There are three types of arrays you can use in .NET: single-dimensional arrays, multidimensional arrays, and jagged arrays. Jagged arrays, also known as arrays of arrays, offer not only a space savings in certain conditions, but also a performance enhancement, as we will demonstrate.

In this article, we are going to use a multidimensional array and a jagged array to hold random numbers for each day of the year. Two dimensions will allow us to reach any day of the year by providing the index of the month, and the index of the day. We declare the arrays using the syntax shown below.

Private multi(11, 30) As Integer
Private jagged(11)() As Integer

Notice for the multidimensional array we need to declare the second dimension of the array with the maximum number of days possible in a month (31). With two dimensions you can think of a multidimensional array as a square, since each row has the same number of columns. This leads to wasted space as not all of the array entries correspond to a valid day, for example, there is no 31st day in April.

Jagged arrays, on the other hand, allow you to allocate a different number of columns for each row. In the CreateArrays subroutine shown below, we populate both arrays inside of loops. Notice the jagged array initialization includes the extra step to allocate an array of days for each month. Using the exact amount of storage required for a month saves a small amount of memory in comparison to the multidimensional array. The savings to represent a calendar year as an array are small, but other applications might find more significant savings.

Private Sub CreateArrays()
  Dim i As Integer
  Dim j As Integer
  Dim random As New Random()

  ' initialize multi dimension array with random data for each day
  For i = 0 To 11
    For j = 0 To DateTime.DaysInMonth(DateTime.Now.Year, i + 1) - 1
      multi(i, j) = random.Next(100)
    Next
  Next
  ' allocate and initialize jagged array with random data
  For i = 0 To 11
    jagged(i) = New Integer(DateTime.DaysInMonth(DateTime.Now.Year, i + 1) - 1) {}
    For j = 0 To DateTime.DaysInMonth(DateTime.Now.Year, i + 1) - 1
      jagged(i)(j) = random.Next(100)
    Next
  Next
End Sub

Obviously, a jagged array, when compared to a multidimensional array, might require slightly more time to create with the extra allocation steps inside the loop. However, you might be surprised to know a jagged array will generally outperform a multidimensional array when it comes time to access and iterate the arrays. In version 1 of the .NET framework, better optimizations exist in the JIT compiler for jagged arrays. To demonstrate, let’s look at the two test subroutines we run each time our test page executes.

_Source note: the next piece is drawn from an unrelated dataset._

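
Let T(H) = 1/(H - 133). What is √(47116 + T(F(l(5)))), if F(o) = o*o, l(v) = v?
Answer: √15265581/18 ≈ 217.06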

Private Sub TestSquareArray()
  Trace.Write("Beginning TestSquareArray")

  Dim i As Integer
  Dim j As Integer
  Dim k As Integer
  Dim sum As Int64
  sum = 0
  For i = 0 To 65525
    For j = 0 To 11
      For k = 0 To DateTime.DaysInMonth(DateTime.Now.Year, j + 1) - 1
        sum = sum + multi(j, k)
      Next
    Next
  Next
  Trace.Write("Ending TestSquareArray")
End Sub
Private Sub TestJaggedArray()
  Trace.Write("Beginning TestJaggedArray")
  Dim i As Integer
  Dim j As Integer
  Dim k As Integer
  Dim sum As Int64
  sum = 0
  For i = 0 To 65525
    For j = 0 To 11
      For k = 0 To DateTime.DaysInMonth(DateTime.Now.Year, j + 1) - 1
        sum = sum + jagged(j)(k)
      Next
    Next
  Next
  Trace.Write("Ending TestJaggedArray")
End Sub

Each subroutine sums up the values inside of each array. We do this repeatedly inside of another large loop to lengthen the computation time and extract more meaningful timing information. After we enable tracing we can look at the timing information for the page, shown below. The routine accessing the jagged array is consistently around 20% faster than the multidimensional version.